Yes, I’m worried about the match. Very worried. Messi hasn’t tallied in 5 matches now, Abidal is on the mend, we have no Iniesta or Puyol, Henry is a shadow of his brilliance of last season, and yet we face a 3-1 deficit against a side that doesn’t concede goals willingly or easily, a very different side than the one that we spanked 2-0 in December. The worry is definitely there. We might just as easily end up trophyless as end up with an historic double.
So the worry is there. But not the hate. Not for Inter. Mourinho winds up the fans, then wonders why they try to attack him. He makes gestures to our coach, makes comments in the media, we carp about the referee of the first leg, Motta calls us divers, blah, blah, blah.
For me, it’s all about the long view, and a glorious opportunity to kick dung in the face of a hated rival, the way that dogs do after they take a piss. “Here’s some for you. Let me spread this out.”

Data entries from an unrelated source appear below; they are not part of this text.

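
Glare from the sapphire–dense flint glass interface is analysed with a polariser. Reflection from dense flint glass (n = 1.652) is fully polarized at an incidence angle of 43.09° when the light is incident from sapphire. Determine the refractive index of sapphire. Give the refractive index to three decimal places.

Full polarization of the reflected beam means tan θ_B = n₂/n₁, where n₁ is the incident medium (sapphire).
n₁ = n₂ / tan θ_B = 1.652 / tan 43.09° = 1.766.

n ≈ 1.766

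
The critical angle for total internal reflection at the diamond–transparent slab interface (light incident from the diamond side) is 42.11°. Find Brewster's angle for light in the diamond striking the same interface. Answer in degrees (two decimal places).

n₂/n₁ = sin θ_c = sin 42.11° = 0.6706.
tan θ_B equals the same ratio, so θ_B = arctan(0.6706) = 33.84°.

θ_B ≈ 33.84°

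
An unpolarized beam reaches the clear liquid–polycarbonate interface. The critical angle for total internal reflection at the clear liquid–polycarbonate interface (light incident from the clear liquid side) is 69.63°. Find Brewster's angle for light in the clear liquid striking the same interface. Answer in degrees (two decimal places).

sin θ_c = n₂/n₁, so n₂/n₁ = sin 69.63° = 0.9375.
Brewster: tan θ_B = n₂/n₁ = 0.9375.
θ_B = arctan(0.9375) = 43.15°.

θ_B ≈ 43.15°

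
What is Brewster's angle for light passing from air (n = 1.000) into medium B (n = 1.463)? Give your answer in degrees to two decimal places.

θ_B ≈ 55.65°

Here n₂/n₁ = 1.463/1.000 = 1.4630, and Brewster's law gives tan θ_B = n₂/n₁. Taking the arctangent, θ_B = 55.65°.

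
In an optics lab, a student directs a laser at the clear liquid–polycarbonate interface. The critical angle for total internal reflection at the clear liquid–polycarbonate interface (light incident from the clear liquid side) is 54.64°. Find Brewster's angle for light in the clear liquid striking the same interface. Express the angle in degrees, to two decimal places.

n₂/n₁ = sin θ_c = sin 54.64° = 0.8155.
tan θ_B equals the same ratio, so θ_B = arctan(0.8155) = 39.20°.

θ_B ≈ 39.20°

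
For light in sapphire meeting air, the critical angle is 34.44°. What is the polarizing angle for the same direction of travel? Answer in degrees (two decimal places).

θ_B ≈ 29.49°

At the critical angle sin θ_c = n₂/n₁, giving n₂/n₁ = sin 34.44° = 0.5655.
Then tan θ_B = n₂/n₁ = 0.5655, so θ_B = arctan 0.5655 = 29.49°.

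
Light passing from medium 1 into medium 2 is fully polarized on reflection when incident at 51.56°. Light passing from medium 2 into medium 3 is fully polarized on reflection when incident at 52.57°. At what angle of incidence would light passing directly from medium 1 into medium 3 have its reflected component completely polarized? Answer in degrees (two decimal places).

θ_B ≈ 58.72°

tan θ_B(1→2) = n₂/n₁ = tan 51.56° = 1.2599.
tan θ_B(2→3) = n₃/n₂ = tan 52.57° = 1.3065.
Multiplying, n₃/n₁ = 1.2599 × 1.3065 = 1.6461, and θ_B(1→3) = arctan 1.6461 = 58.72°.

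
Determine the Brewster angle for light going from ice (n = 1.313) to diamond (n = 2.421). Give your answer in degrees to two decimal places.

The reflected p-component vanishes when tan θ_B = n₂/n₁.
tan θ_B = n₂/n₁ = 2.421/1.313 = 1.8439. Taking the arctangent, θ_B = 61.53°.

θ_B ≈ 61.53°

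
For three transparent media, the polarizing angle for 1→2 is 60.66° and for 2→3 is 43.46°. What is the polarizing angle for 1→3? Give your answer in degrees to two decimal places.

θ_B ≈ 59.33°

n₂/n₁ = tan 60.66° = 1.7791 and n₃/n₂ = tan 43.46° = 0.9476.
n₃/n₁ = 1.6859. Then tan θ_B(1→3) = n₃/n₁, so θ_B(1→3) = arctan(1.6859) = 59.33°.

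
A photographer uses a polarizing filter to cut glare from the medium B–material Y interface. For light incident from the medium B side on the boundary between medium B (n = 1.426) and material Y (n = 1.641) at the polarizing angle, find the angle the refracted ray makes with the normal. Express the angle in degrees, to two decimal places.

θ_B = arctan(n₂/n₁) = arctan(1.641/1.426) = 49.01°.
At Brewster's angle the reflected and refracted rays are perpendicular, so θ_t = 90° − θ_B = 90° − 49.01° = 40.99°.

θ_t ≈ 40.99°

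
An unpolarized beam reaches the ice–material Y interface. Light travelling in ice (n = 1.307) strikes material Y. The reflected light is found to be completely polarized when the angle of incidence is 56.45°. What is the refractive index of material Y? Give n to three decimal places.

At the polarizing angle, tan θ_B = n₂/n₁ with n₁ on the incident side (ice) and n₂ on the transmitted side (material Y).
n₂ = n₁ tan θ_B = 1.307 × tan 56.45° = 1.971.

n ≈ 1.971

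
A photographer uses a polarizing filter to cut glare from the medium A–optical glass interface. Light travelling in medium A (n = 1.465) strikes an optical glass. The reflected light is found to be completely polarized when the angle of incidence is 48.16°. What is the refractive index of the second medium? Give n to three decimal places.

Brewster's law: tan θ_B = n₂/n₁ (light incident in medium A, refracted into an optical glass).
n₂ = n₁ tan θ_B = 1.465 × tan 48.16° = 1.636.

n ≈ 1.636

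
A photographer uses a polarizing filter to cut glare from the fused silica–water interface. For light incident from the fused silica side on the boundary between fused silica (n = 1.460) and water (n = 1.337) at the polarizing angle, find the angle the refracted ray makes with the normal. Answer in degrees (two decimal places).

θ_t ≈ 47.52°

tan θ_B = n₂/n₁ = 1.337/1.460 = 0.9158, so θ_B = 42.48°.
At Brewster's angle the reflected and refracted rays are perpendicular, so θ_t = 90° − θ_B = 90° − 42.48° = 47.52°.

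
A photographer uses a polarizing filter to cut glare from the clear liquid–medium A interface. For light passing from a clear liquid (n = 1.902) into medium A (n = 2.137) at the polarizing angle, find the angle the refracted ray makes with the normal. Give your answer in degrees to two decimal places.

tan θ_B = n₂/n₁ = 2.137/1.902 = 1.1236, so θ_B = 48.33°.
At Brewster's angle the reflected and refracted rays are perpendicular, so θ_t = 90° − θ_B = 90° − 48.33° = 41.67°.

θ_t ≈ 41.67°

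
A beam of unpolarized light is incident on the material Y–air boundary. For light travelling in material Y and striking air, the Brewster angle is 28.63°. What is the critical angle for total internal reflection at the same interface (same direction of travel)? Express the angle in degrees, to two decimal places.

From Brewster, n₂/n₁ = tan θ_B = tan 28.63° = 0.5459.
Then sin θ_c = n₂/n₁ = 0.5459, so θ_c = arcsin 0.5459 = 33.09°.

θ_c ≈ 33.09°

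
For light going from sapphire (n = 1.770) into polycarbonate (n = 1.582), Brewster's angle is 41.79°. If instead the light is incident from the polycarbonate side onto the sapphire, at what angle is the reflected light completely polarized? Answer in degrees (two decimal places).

The two Brewster angles are complementary: θ_B' = 90° − θ_B = 90° − 41.79° = 48.21°.

θ_B' ≈ 48.21°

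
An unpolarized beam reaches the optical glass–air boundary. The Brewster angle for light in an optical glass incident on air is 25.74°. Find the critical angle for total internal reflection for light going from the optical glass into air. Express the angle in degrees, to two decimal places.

θ_c ≈ 28.82°

n₂/n₁ = tan 25.74° = 0.4821; the critical angle satisfies sin θ_c = n₂/n₁.
θ_c = arcsin(0.4821) = 28.82°.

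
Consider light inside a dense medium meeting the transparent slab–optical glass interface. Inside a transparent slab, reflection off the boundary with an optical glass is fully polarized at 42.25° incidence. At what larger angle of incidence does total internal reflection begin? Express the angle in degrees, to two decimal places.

From Brewster, n₂/n₁ = tan θ_B = tan 42.25° = 0.9083.
Then sin θ_c = n₂/n₁ = 0.9083, so θ_c = arcsin 0.9083 = 65.28°.

θ_c ≈ 65.28°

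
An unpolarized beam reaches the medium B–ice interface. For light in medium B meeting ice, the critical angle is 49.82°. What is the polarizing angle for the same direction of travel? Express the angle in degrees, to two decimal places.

θ_B ≈ 37.38°

n₂/n₁ = sin θ_c = sin 49.82° = 0.7640.
tan θ_B equals the same ratio, so θ_B = arctan(0.7640) = 37.38°.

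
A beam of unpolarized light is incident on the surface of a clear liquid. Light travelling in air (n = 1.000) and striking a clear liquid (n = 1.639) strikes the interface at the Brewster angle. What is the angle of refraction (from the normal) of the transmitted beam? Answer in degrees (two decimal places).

θ_B = arctan(n₂/n₁) = arctan(1.639/1.000) = 58.61°.
At Brewster's angle the reflected and refracted rays are perpendicular, so θ_t = 90° − θ_B = 90° − 58.61° = 31.39°.

θ_t ≈ 31.39°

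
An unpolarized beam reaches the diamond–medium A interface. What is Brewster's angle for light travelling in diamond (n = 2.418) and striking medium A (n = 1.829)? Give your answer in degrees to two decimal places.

Here n₂/n₁ = 1.829/2.418 = 0.7564, and Brewster's law gives tan θ_B = n₂/n₁.
θ_B = arctan(0.7564) = 37.10°.

θ_B ≈ 37.10°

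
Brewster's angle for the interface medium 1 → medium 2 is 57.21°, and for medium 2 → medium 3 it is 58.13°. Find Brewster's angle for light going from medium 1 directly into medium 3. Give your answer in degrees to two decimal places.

tan θ_B(1→2) = n₂/n₁ = tan 57.21° = 1.5523.
tan θ_B(2→3) = n₃/n₂ = tan 58.13° = 1.6084.
So n₃/n₁ = (n₂/n₁)(n₃/n₂) = 1.5523 × 1.6084 = 2.4968.
θ_B(1→3) = arctan(2.4968) = 68.17°.

θ_B ≈ 68.17°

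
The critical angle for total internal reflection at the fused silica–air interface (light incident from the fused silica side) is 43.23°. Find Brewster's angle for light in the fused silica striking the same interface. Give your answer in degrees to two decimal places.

sin θ_c = n₂/n₁, so n₂/n₁ = sin 43.23° = 0.6849.
Brewster: tan θ_B = n₂/n₁ = 0.6849.
θ_B = arctan(0.6849) = 34.41°.

θ_B ≈ 34.41°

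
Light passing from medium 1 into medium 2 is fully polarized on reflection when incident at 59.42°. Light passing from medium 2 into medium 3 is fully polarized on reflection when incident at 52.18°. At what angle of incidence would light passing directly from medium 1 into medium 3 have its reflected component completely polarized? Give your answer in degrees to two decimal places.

θ_B ≈ 65.36°

Each Brewster angle gives a ratio: n₂/n₁ = tan 59.42° = 1.6923, n₃/n₂ = tan 52.18° = 1.2883.
Multiplying, n₃/n₁ = 1.6923 × 1.2883 = 2.1801, and θ_B(1→3) = arctan 2.1801 = 65.36°.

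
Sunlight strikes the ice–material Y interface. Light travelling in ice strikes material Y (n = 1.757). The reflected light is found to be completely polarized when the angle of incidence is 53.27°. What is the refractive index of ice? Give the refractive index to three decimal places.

n ≈ 1.311

Brewster's law: tan θ_B = n₂/n₁ (light incident in ice, refracted into material Y).
n₁ = n₂ / tan θ_B = 1.757 / tan 53.27° = 1.311.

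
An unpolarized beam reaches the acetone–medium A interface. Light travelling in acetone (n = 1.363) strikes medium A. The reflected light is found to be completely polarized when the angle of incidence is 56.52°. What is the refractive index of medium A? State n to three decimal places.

Brewster's law: tan θ_B = n₂/n₁ (light incident in acetone, refracted into medium A).
n₂ = n₁ tan θ_B = 1.363 × tan 56.52° = 2.061.

n ≈ 2.061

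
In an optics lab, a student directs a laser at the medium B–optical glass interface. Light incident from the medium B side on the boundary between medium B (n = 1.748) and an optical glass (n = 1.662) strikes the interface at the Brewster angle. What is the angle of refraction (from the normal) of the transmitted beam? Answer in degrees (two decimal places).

First find Brewster's angle: tan θ_B = 1.662/1.748 = 0.9508, giving θ_B = 43.56°.
Since θ_B + θ_t = 90° at Brewster incidence, θ_t = 90° − 43.56° = 46.44°.

θ_t ≈ 46.44°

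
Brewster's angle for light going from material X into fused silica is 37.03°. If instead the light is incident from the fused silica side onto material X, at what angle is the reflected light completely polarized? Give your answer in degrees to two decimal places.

The two Brewster angles are complementary: θ_B' = 90° − θ_B = 90° − 37.03° = 52.97°.

θ_B' ≈ 52.97°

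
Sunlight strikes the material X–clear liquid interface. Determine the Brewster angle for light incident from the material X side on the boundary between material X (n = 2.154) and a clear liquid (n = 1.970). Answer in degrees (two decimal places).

Here n₂/n₁ = 1.970/2.154 = 0.9146, and Brewster's law gives tan θ_B = n₂/n₁. Taking the arctangent, θ_B = 42.45°.

θ_B ≈ 42.45°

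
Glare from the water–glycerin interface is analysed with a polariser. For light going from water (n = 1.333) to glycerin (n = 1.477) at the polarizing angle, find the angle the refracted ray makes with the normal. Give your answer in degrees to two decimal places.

θ_t ≈ 42.07°

First find Brewster's angle: tan θ_B = 1.477/1.333 = 1.1080, giving θ_B = 47.93°.
Since θ_B + θ_t = 90° at Brewster incidence, θ_t = 90° − 47.93° = 42.07°.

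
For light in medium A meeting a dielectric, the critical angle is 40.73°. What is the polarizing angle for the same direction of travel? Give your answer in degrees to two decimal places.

sin θ_c = n₂/n₁, so n₂/n₁ = sin 40.73° = 0.6525.
Brewster: tan θ_B = n₂/n₁ = 0.6525.
θ_B = arctan(0.6525) = 33.12°.

θ_B ≈ 33.12°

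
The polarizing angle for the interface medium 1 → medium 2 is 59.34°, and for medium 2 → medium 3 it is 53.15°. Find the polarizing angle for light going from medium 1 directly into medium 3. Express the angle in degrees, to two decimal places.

θ_B ≈ 66.05°

tan θ_B(1→2) = n₂/n₁ = tan 59.34° = 1.6869.
tan θ_B(2→3) = n₃/n₂ = tan 53.15° = 1.3343.
Multiplying, n₃/n₁ = 1.6869 × 1.3343 = 2.2508, and θ_B(1→3) = arctan 2.2508 = 66.05°.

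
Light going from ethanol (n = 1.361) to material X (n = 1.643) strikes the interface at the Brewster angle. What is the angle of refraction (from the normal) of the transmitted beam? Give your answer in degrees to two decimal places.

θ_t ≈ 39.64°

tan θ_B = n₂/n₁ = 1.643/1.361 = 1.2072, so θ_B = 50.36°.
The refracted ray is perpendicular to the reflected ray, so θ_t = 90° − θ_B = 39.64°.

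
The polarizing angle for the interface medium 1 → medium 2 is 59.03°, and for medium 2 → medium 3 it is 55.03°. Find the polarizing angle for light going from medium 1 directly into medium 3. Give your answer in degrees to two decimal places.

θ_B ≈ 67.23°

Each Brewster angle gives a ratio: n₂/n₁ = tan 59.03° = 1.6663, n₃/n₂ = tan 55.03° = 1.4297.
n₃/n₁ = 2.3823. Then tan θ_B(1→3) = n₃/n₁, so θ_B(1→3) = arctan(2.3823) = 67.23°.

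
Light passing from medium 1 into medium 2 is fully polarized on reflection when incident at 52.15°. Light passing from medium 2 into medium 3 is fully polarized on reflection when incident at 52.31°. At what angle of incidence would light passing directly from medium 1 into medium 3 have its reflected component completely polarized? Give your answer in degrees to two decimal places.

tan θ_B(1→2) = n₂/n₁ = tan 52.15° = 1.2869.
tan θ_B(2→3) = n₃/n₂ = tan 52.31° = 1.2943.
So n₃/n₁ = (n₂/n₁)(n₃/n₂) = 1.2869 × 1.2943 = 1.6656.
θ_B(1→3) = arctan(1.6656) = 59.02°.

θ_B ≈ 59.02°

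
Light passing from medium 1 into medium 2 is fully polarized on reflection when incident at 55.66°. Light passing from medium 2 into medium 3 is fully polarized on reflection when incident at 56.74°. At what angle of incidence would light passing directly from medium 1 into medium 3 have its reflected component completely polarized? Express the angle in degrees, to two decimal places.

tan θ_B(1→2) = n₂/n₁ = tan 55.66° = 1.4637.
tan θ_B(2→3) = n₃/n₂ = tan 56.74° = 1.5247.
n₃/n₁ = 2.2317. Then tan θ_B(1→3) = n₃/n₁, so θ_B(1→3) = arctan(2.2317) = 65.86°.

θ_B ≈ 65.86°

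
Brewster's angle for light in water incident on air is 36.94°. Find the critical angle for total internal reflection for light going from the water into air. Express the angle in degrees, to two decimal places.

From Brewster, n₂/n₁ = tan θ_B = tan 36.94° = 0.7519.
Then sin θ_c = n₂/n₁ = 0.7519, so θ_c = arcsin 0.7519 = 48.76°.

θ_c ≈ 48.76°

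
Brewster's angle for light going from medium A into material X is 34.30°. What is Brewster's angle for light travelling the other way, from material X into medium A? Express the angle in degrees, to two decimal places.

θ_B' ≈ 55.70°

tan θ_B' = n₁/n₂ = 1/tan θ_B, so θ_B' = 90° − θ_B.
θ_B' = 90° − 34.30° = 55.70°.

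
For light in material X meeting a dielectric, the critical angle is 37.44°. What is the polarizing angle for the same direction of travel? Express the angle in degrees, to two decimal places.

n₂/n₁ = sin θ_c = sin 37.44° = 0.6079.
tan θ_B equals the same ratio, so θ_B = arctan(0.6079) = 31.30°.

θ_B ≈ 31.30°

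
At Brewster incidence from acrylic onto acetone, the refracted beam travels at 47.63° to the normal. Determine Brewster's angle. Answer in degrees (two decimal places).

θ_B ≈ 42.37°

Brewster's condition makes the reflected and refracted beams perpendicular: θ_B + θ_t = 90°.
θ_B = 90° − 47.63° = 42.37°.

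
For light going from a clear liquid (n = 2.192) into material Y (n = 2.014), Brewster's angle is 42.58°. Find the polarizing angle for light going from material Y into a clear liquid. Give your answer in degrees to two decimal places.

θ_B' ≈ 47.42°

Reversing the direction swaps n₁ and n₂, so tan θ_B' = 1/tan θ_B and θ_B' = 90° − θ_B.
Hence θ_B' = 90° − 42.58° = 47.42°.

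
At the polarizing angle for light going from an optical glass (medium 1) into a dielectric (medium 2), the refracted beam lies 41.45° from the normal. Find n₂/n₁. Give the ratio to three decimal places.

n₂/n₁ ≈ 1.132

θ_B + θ_t = 90°, so θ_B = 90° − 41.45° = 48.55°.
tan θ_B = n₂/n₁, so n₂/n₁ = tan 48.55° = 1.132.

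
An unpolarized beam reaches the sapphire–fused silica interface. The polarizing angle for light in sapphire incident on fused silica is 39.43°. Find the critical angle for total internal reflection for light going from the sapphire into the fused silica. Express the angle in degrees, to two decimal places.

θ_c ≈ 55.31°

n₂/n₁ = tan 39.43° = 0.8223; the critical angle satisfies sin θ_c = n₂/n₁.
θ_c = arcsin(0.8223) = 55.31°.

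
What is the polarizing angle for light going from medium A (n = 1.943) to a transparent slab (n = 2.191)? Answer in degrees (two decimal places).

The reflected p-component vanishes when tan θ_B = n₂/n₁.
tan θ_B = n₂/n₁ = 2.191/1.943 = 1.1276.
θ_B = arctan(1.1276) = 48.43°.

θ_B ≈ 48.43°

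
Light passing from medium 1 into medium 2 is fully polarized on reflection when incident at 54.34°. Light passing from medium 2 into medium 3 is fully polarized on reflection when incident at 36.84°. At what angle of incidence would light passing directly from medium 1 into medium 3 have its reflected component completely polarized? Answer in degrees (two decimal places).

θ_B ≈ 46.24°

n₂/n₁ = tan 54.34° = 1.3937 and n₃/n₂ = tan 36.84° = 0.7492.
n₃/n₁ = 1.0441. Then tan θ_B(1→3) = n₃/n₁, so θ_B(1→3) = arctan(1.0441) = 46.24°.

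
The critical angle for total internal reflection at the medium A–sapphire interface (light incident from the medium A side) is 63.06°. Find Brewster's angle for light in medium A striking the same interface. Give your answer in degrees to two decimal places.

θ_B ≈ 41.72°

At the critical angle sin θ_c = n₂/n₁, giving n₂/n₁ = sin 63.06° = 0.8915.
Then tan θ_B = n₂/n₁ = 0.8915, so θ_B = arctan 0.8915 = 41.72°.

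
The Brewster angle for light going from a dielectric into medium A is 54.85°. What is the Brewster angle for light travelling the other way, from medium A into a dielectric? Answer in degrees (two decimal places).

The two Brewster angles are complementary: θ_B' = 90° − θ_B = 90° − 54.85° = 35.15°.

θ_B' ≈ 35.15°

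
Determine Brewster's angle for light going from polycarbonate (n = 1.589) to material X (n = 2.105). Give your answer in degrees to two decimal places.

Here n₂/n₁ = 2.105/1.589 = 1.3247, and Brewster's law gives tan θ_B = n₂/n₁.
So θ_B = arctan 1.3247 = 52.95°.

θ_B ≈ 52.95°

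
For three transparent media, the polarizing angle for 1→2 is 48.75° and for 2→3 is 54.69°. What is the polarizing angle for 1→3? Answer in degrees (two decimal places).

θ_B ≈ 58.15°

Each Brewster angle gives a ratio: n₂/n₁ = tan 48.75° = 1.1403, n₃/n₂ = tan 54.69° = 1.4118.
So n₃/n₁ = (n₂/n₁)(n₃/n₂) = 1.1403 × 1.4118 = 1.6099.
θ_B(1→3) = arctan(1.6099) = 58.15°.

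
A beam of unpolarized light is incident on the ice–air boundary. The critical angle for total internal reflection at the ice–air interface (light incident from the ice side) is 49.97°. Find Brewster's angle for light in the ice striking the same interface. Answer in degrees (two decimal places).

θ_B ≈ 37.44°

sin θ_c = n₂/n₁, so n₂/n₁ = sin 49.97° = 0.7657.
Brewster: tan θ_B = n₂/n₁ = 0.7657.
θ_B = arctan(0.7657) = 37.44°.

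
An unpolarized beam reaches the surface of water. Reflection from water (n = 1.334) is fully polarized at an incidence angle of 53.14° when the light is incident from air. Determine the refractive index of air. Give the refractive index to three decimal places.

n ≈ 1.000

Full polarization of the reflected beam means tan θ_B = n₂/n₁, where n₁ is the incident medium (air).
n₁ = n₂ / tan θ_B = 1.334 / tan 53.14° = 1.000.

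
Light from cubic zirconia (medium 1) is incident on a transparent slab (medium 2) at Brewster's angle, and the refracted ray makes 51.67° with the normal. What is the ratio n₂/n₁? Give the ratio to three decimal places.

n₂/n₁ ≈ 0.791

At Brewster incidence θ_B = 90° − θ_t = 90° − 51.67° = 38.33°.
Then n₂/n₁ = tan θ_B = tan 38.33° = 0.791.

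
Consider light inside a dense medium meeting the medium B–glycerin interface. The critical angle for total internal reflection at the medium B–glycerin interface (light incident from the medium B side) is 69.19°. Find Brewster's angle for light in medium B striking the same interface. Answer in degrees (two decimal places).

n₂/n₁ = sin θ_c = sin 69.19° = 0.9348.
tan θ_B equals the same ratio, so θ_B = arctan(0.9348) = 43.07°.

θ_B ≈ 43.07°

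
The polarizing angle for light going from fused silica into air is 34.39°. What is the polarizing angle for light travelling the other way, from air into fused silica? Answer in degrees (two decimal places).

Reversing the direction swaps n₁ and n₂, so tan θ_B' = 1/tan θ_B and θ_B' = 90° − θ_B.
Hence θ_B' = 90° − 34.39° = 55.61°.

θ_B' ≈ 55.61°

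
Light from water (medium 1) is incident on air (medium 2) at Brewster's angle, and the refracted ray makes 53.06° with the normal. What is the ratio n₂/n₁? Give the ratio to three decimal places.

At Brewster incidence θ_B = 90° − θ_t = 90° − 53.06° = 36.94°.
Then n₂/n₁ = tan θ_B = tan 36.94° = 0.752.

n₂/n₁ ≈ 0.752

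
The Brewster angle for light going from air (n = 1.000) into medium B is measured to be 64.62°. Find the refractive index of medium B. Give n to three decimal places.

n ≈ 2.108

Brewster's law: tan θ_B = n₂/n₁ (light incident in air, refracted into medium B).
n₂ = n₁ tan θ_B = 1.000 × tan 64.62° = 2.108.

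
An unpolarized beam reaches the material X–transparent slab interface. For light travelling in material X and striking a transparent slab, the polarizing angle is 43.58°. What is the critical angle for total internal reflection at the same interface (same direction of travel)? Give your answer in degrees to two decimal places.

θ_c ≈ 72.11°

tan θ_B = n₂/n₁ = tan 43.58° = 0.9516.
Total internal reflection: sin θ_c = n₂/n₁ = 0.9516.
θ_c = arcsin(0.9516) = 72.11°.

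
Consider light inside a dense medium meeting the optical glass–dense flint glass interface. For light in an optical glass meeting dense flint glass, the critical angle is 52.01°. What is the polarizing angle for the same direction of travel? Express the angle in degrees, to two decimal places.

θ_B ≈ 38.24°

n₂/n₁ = sin θ_c = sin 52.01° = 0.7881.
tan θ_B equals the same ratio, so θ_B = arctan(0.7881) = 38.24°.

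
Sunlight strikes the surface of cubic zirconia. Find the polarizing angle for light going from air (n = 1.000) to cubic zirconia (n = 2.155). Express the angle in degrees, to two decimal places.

θ_B ≈ 65.11°

The reflected p-component vanishes when tan θ_B = n₂/n₁.
Here n₂/n₁ = 2.155/1.000 = 2.1550, and Brewster's law gives tan θ_B = n₂/n₁.
So θ_B = arctan 2.1550 = 65.11°.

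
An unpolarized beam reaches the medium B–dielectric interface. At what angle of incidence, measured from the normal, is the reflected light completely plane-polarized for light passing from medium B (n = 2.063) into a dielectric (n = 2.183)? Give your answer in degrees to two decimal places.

θ_B ≈ 46.62°

tan θ_B = n₂/n₁ = 2.183/2.063 = 1.0582. Taking the arctangent, θ_B = 46.62°.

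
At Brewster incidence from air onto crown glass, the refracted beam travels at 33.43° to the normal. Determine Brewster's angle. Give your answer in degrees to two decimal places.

Brewster's condition makes the reflected and refracted beams perpendicular: θ_B + θ_t = 90°.
θ_B = 90° − 33.43° = 56.57°.

θ_B ≈ 56.57°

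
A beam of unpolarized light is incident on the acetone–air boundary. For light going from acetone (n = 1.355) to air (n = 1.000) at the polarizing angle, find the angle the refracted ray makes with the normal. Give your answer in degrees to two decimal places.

θ_t ≈ 53.57°

θ_B = arctan(n₂/n₁) = arctan(1.000/1.355) = 36.43°.
Since θ_B + θ_t = 90° at Brewster incidence, θ_t = 90° − 36.43° = 53.57°.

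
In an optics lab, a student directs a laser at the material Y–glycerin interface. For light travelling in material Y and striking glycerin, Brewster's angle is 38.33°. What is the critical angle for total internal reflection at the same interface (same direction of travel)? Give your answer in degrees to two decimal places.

θ_c ≈ 52.24°

tan θ_B = n₂/n₁ = tan 38.33° = 0.7906.
Total internal reflection: sin θ_c = n₂/n₁ = 0.7906.
θ_c = arcsin(0.7906) = 52.24°.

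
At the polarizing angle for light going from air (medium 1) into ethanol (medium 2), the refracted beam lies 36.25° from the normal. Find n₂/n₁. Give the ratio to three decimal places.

θ_B + θ_t = 90°, so θ_B = 90° − 36.25° = 53.75°.
Then n₂/n₁ = tan θ_B = tan 53.75° = 1.364.

n₂/n₁ ≈ 1.364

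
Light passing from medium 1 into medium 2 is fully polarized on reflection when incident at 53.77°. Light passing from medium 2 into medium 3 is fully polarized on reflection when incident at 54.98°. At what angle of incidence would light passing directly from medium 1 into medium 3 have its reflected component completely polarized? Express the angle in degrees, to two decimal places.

n₂/n₁ = tan 53.77° = 1.3648 and n₃/n₂ = tan 54.98° = 1.4271.
So n₃/n₁ = (n₂/n₁)(n₃/n₂) = 1.3648 × 1.4271 = 1.9477.
θ_B(1→3) = arctan(1.9477) = 62.82°.

θ_B ≈ 62.82°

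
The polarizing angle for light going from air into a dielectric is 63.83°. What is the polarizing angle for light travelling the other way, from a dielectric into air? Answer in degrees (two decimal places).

θ_B' ≈ 26.17°

Reversing the direction swaps n₁ and n₂, so tan θ_B' = 1/tan θ_B and θ_B' = 90° − θ_B.
Hence θ_B' = 90° − 63.83° = 26.17°.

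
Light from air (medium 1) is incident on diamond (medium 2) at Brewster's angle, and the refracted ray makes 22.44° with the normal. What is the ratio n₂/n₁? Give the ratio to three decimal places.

θ_B + θ_t = 90°, so θ_B = 90° − 22.44° = 67.56°.
tan θ_B = n₂/n₁, so n₂/n₁ = tan 67.56° = 2.421.

n₂/n₁ ≈ 2.421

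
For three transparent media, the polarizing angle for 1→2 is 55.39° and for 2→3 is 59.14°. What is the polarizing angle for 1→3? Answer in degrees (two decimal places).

tan θ_B(1→2) = n₂/n₁ = tan 55.39° = 1.4490.
tan θ_B(2→3) = n₃/n₂ = tan 59.14° = 1.6735.
Multiplying, n₃/n₁ = 1.4490 × 1.6735 = 2.4250, and θ_B(1→3) = arctan 2.4250 = 67.59°.

θ_B ≈ 67.59°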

During a recent trip to the Spanish capital, we spent a loooong day there touring the museum. I wore my soci pin on my blazer lapel, and reveled in the many baleful glares that I got. I can only imagine that if we play the match of our lives and get to the final, and are lucky enough to be victorious in that final, that the stares I got would be about one one-millionth the intensity of the disgust that would be registered by us celebrating the biggest European trophy on their home pitch.
Some scoff at our appeal to the fans and our hastily coined slogan, Ens hi deixarem la pell. Let them. Because to understand this club’s history and its being owned by the fans is to understand the call to war for everyone, cules, socis, players, parents, dogs, you name it. It’s a collective, and that collective is Barca, the single-minded entity that strives to live up to the grand-minded motto “Mes que un club.”
We are more than a club for many. We are pride and power, ups and downs, a glittering bastion of football as many like to see it played. We’re a symbol of Catalan culture and pride, and a great football club.
But most importantly, today, we are as one. Som un. And as a collective, all pulling together, we can get this done. The players decide the match on the pitch, but I like to think that my boiling blood helps them in some way. We will leave our skins. We will give our all, because this match is bigger for us than the opponent. So much bigger.
It’s that obsession that Mourinho so aptly identified that makes it impossible for me to hate Inter. I respect them, even fear them and their potential to be an impediment to what we are so close to achieving. But I just can’t hate.